Den Fachkräftemangel nannten darin 40 Prozent der befragten Entscheider als Problem. Es folgen mit geringen Abständen die Themen Inflation (38 Prozent), Energiekrise und politische Instabilitäten (je 37) sowie eine drohende Rezession (34). Für die Umfrage befragte das Marktforschungsunternehmen YouGov 1.300 Entscheider in Europa, davon 300 in Deutschland.

Die Befragung, bei der Unternehmen mehrere Probleme nennen konnten, zeigt, wie stark aktuell volkswirtschaftliche und politische Themen die Aussichten der Firmen bestimmen. Immerhin 20 Prozent sind zuversichtlich, Verwerfungen und Veränderungen für ihr eigenes Wachstum nutzen zu können. Bei Engpässen in den globalen Lieferketten trifft das sogar auf 23 Prozent zu. Aber auch in strengeren Vorschriften zum Datenschutz oder Verhaltensregeln (Compliance) sieht gut ein Fünftel eine Chance.

Trotz der schwierigen Wirtschaftslage sieht die Mehrheit von 73 Prozent ihre Unternehmen gut aufgestellt, um ihre Wachstumsziele zu erreichen. Nur 30 Prozent davon aus, dass sie in diesem Jahr hinter Umsatz- und Gewinnzielen zurückbleiben.

73 Prozent der Firmen wollen ihre Preise erhöhen

Eine wichtige Rolle spielen dabei weiterhin Preiserhöhungen. 73 Prozent der Befragten gaben an, dass sie „das Preisniveau weiterhin dem Markt anpassen“, die Preise also erhöhen wollen.

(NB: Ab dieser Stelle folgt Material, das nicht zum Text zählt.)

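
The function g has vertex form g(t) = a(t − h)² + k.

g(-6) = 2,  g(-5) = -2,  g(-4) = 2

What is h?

-5

First differences -4, 4; second difference 8 = 2a, so a = 4.
Expanding, the t-coefficient is −2ah = -8h; matching it to the data gives h = -5, and then k = -2.
So g(t) = 4(t + 5)² − 2.
Hence h = -5.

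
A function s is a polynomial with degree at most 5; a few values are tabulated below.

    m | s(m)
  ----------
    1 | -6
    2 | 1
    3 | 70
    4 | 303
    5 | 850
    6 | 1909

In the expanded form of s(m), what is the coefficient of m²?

First differences: 7, 69, 233, 547, 1059. Second differences: 62, 164, 314, 512. Third differences: 102, 150, 198. Fourth differences: 48, 48.
Level-4 differences are constant, so s has degree 4.
Fitting a degree-4 polynomial gives s(m) = 2m^4 - 3m³ - m² + m - 5.
The coefficient of m² is -1.

-1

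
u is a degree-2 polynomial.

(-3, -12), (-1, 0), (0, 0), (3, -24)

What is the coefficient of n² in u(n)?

-2

Write u(n) = an² + bn + c; the 4 given values yield a linear system in the 3 coefficients.
Solving, u(n) = -2n² - 2n.
The coefficient of n² is -2.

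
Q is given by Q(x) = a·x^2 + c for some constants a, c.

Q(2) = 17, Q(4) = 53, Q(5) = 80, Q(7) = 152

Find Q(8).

197

From Q(2) = 17 and Q(4) = 53: 4a + c = 17 and 16a + c = 53.
Subtracting: 12a = 36, so a = 3; then c = 17 − 3·4 = 5.
So Q(x) = 3x² + 5, and Q(8) = 197.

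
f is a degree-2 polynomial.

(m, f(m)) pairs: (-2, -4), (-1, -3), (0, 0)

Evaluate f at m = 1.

5

Write f(m) = am² + bm + c; the 3 given values yield a linear system in the 3 coefficients.
Solving, f(m) = m² + 4m.
Then f(1) = 5.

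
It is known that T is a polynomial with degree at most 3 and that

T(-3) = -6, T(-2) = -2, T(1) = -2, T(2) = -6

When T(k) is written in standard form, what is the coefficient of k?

-1

Write T(k) = ak³ + bk² + ck + d; the 4 given values yield a linear system in the 4 coefficients.
Solving, the leading coefficient vanishes, and T(k) = -k² - k.
The coefficient of k is -1.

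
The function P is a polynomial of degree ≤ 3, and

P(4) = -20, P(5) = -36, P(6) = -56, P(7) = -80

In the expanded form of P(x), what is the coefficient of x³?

First differences: -16, -20, -24. Second differences: -4, -4.
Level-2 differences are constant, so P has degree 2.
Fitting a degree-2 polynomial gives P(x) = -2x² + 2x + 4.
The coefficient of x³ is 0.

0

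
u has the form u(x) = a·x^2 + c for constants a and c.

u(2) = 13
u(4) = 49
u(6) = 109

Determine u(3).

28

From u(2) = 13 and u(4) = 49: 4a + c = 13 and 16a + c = 49.
Subtracting: 12a = 36, so a = 3; then c = 13 − 3·4 = 1.
So u(x) = 3x² + 1, and u(3) = 28.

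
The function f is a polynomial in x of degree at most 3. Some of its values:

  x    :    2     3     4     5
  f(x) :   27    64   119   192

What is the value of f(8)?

Write f(x) = ax³ + bx² + cx + d; the 4 given values yield a linear system in the 4 coefficients.
Solving, the leading coefficient vanishes, and f(x) = 9x² - 8x + 7.
Then f(8) = 519.

519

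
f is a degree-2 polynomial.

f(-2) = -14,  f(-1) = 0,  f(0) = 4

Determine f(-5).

Write f(n) = an² + bn + c; the 3 given values yield a linear system in the 3 coefficients.
Solving, f(n) = -5n² - n + 4.
Then f(-5) = -116.

-116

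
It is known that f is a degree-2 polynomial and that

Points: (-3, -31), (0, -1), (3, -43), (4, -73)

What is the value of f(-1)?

-3

Write f(n) = an² + bn + c; the 4 given values yield a linear system in the 3 coefficients.
Solving, f(n) = -4n² - 2n - 1.
Then f(-1) = -3.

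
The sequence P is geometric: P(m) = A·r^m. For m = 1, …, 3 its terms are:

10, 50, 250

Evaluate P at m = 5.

6250

Consecutive ratio: 50/10 = 5, and 250/50 = 5, so r = 5.
Then A·5^1 = 10 gives A = 2, and P(m) = 2·5^m.
P(5) = 2·5^5 = 6250.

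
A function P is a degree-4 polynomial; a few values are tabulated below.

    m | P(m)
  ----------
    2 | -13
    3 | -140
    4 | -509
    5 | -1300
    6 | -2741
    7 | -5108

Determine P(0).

Write P(m) = am^4 + bm³ + cm² + dm + e; the 6 given values yield a linear system in the 5 coefficients.
Solving, P(m) = -2m^4 - 2m³ + 7m² + 6m - 5.
Then P(0) = -5.

-5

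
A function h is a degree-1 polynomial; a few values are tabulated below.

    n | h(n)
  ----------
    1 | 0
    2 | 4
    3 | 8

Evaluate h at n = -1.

-8

First differences: 4, 4.
Level-1 differences are constant, so h has degree 1.
Fitting a degree-1 polynomial gives h(n) = 4n - 4.
Then h(-1) = -8.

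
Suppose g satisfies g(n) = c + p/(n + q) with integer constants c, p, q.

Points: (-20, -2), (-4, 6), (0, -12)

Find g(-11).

-1

(g(n) − c)(n + q) = p for each data point; the three points give a linear system in c and q, then p follows.
Solving: c = -3, q = 2, p = -18, so g(n) = -3 − 18/(n + 2).
Then g(-11) = -3 − 18/(-9) = -1.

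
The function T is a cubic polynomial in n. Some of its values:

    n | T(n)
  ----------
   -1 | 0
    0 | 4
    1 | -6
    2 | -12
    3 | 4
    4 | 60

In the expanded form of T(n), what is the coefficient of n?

First differences: 4, -10, -6, 16, 56. Second differences: -14, 4, 22, 40. Third differences: 18, 18, 18.
Level-3 differences are constant, so T has degree 3.
Fitting a degree-3 polynomial gives T(n) = 3n³ - 7n² - 6n + 4.
The coefficient of n is -6.

-6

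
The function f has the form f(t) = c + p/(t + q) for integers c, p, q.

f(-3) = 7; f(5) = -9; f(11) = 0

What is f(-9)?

5

(f(t) − c)(t + q) = p for each data point; the three points give a linear system in c and q, then p follows.
Solving: c = 3, q = -3, p = -24, so f(t) = 3 − 24/(t − 3).
Then f(-9) = 3 − 24/(-12) = 5.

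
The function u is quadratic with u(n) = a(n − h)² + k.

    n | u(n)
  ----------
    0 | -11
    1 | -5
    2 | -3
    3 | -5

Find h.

2

First differences 6, 2, -2; second difference -4 = 2a, so a = -2.
Expanding, the n-coefficient is −2ah = 4h; matching it to the data gives h = 2, and then k = -3.
So u(n) = -2(n − 2)² − 3.
Hence h = 2.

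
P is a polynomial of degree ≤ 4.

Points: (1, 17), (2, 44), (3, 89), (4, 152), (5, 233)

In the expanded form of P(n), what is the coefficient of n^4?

First differences: 27, 45, 63, 81. Second differences: 18, 18, 18.
Level-2 differences are constant, so P has degree 2.
Fitting a degree-2 polynomial gives P(n) = 9n² + 8.
The coefficient of n^4 is 0.

0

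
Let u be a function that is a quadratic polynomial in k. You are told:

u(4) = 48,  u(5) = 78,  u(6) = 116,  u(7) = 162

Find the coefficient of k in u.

Write u(k) = ak² + bk + c; the 4 given values yield a linear system in the 3 coefficients.
Solving, u(k) = 4k² - 6k + 8.
The coefficient of k is -6.

-6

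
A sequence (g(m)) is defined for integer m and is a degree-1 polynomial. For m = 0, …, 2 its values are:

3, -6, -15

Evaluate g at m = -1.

12

First differences: -9, -9.
Level-1 differences are constant, so g has degree 1.
Fitting a degree-1 polynomial gives g(m) = -9m + 3.
Then g(-1) = 12.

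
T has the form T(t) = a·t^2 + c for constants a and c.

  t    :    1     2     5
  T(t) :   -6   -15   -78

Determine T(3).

-30

From T(1) = -6 and T(2) = -15: 1a + c = -6 and 4a + c = -15.
Subtracting: 3a = -9, so a = -3; then c = -6 − (-3)·1 = -3.
So T(t) = -3t² − 3, and T(3) = -30.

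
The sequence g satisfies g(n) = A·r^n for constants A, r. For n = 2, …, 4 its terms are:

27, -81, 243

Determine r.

-3

Consecutive ratio: -81/27 = -3, and 243/(-81) = -3, so r = -3.
Then A·(-3)^2 = 27 gives A = 3, and g(n) = 3·(-3)^n.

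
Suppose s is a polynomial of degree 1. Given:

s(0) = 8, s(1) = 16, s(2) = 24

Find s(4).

40

First differences: 8, 8.
Level-1 differences are constant, so s has degree 1.
Fitting a degree-1 polynomial gives s(k) = 8k + 8.
Then s(4) = 40.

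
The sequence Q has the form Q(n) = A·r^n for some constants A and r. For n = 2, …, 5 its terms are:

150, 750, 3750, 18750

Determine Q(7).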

„Die Bedeutung von Preis als Profittreiber hat in den vergangenen zwei Jahren deutlich zugelegt“, sagte Clausen. „Gerade im derzeitigen Umfeld mit höheren Inflationsraten haben Unternehmen verstanden, dass es ohne richtiges Pricing nicht geht“.

Durch den Klimawandel sieht eine Mehrheit von 58 Prozent der Befragten keine Auswirkung auf das Wachstum ihres Unternehmens. Lediglich 16 Prozent erwarten im Zusammenhang mit dem Klimawandel zusätzliche Wachstumschancen.

„Im Schnitt schaffen es 20 Prozent der Unternehmen, externe Faktoren positiv für Wachstum zu nutzen. Das ist gut. Denn Unternehmen müssen agil bleiben, sich stetig am dynamischen Umfeld ausrichten und überlegen, wie kann ich das Umfeld nutzen, um zu wachsen?“ kommentierte Simon-Kucher-Partner Gunnar Clausen die Ergebnisse.

Mit einer Rate von 52 Prozent plane mehr als jeder zweite Betrieb, selbst lernende Software (Künstliche Intelligenz) anzuwenden. Blockchain halten dagegen nur 38 Prozent für ihr Unternehmen für relevant.

„Künstliche Intelligenz ist für viele Unternehmen noch Zukunftsmusik“, sagte Clausen. Die Mehrheit plane immerhin ihren Einsatz, um wettbewerbsfähig zu bleiben. „Ich mache mir Sorgen um die Unternehmen, die hier Chancen verpassen und Innovationen aus den Augen verlieren“, so Clausen.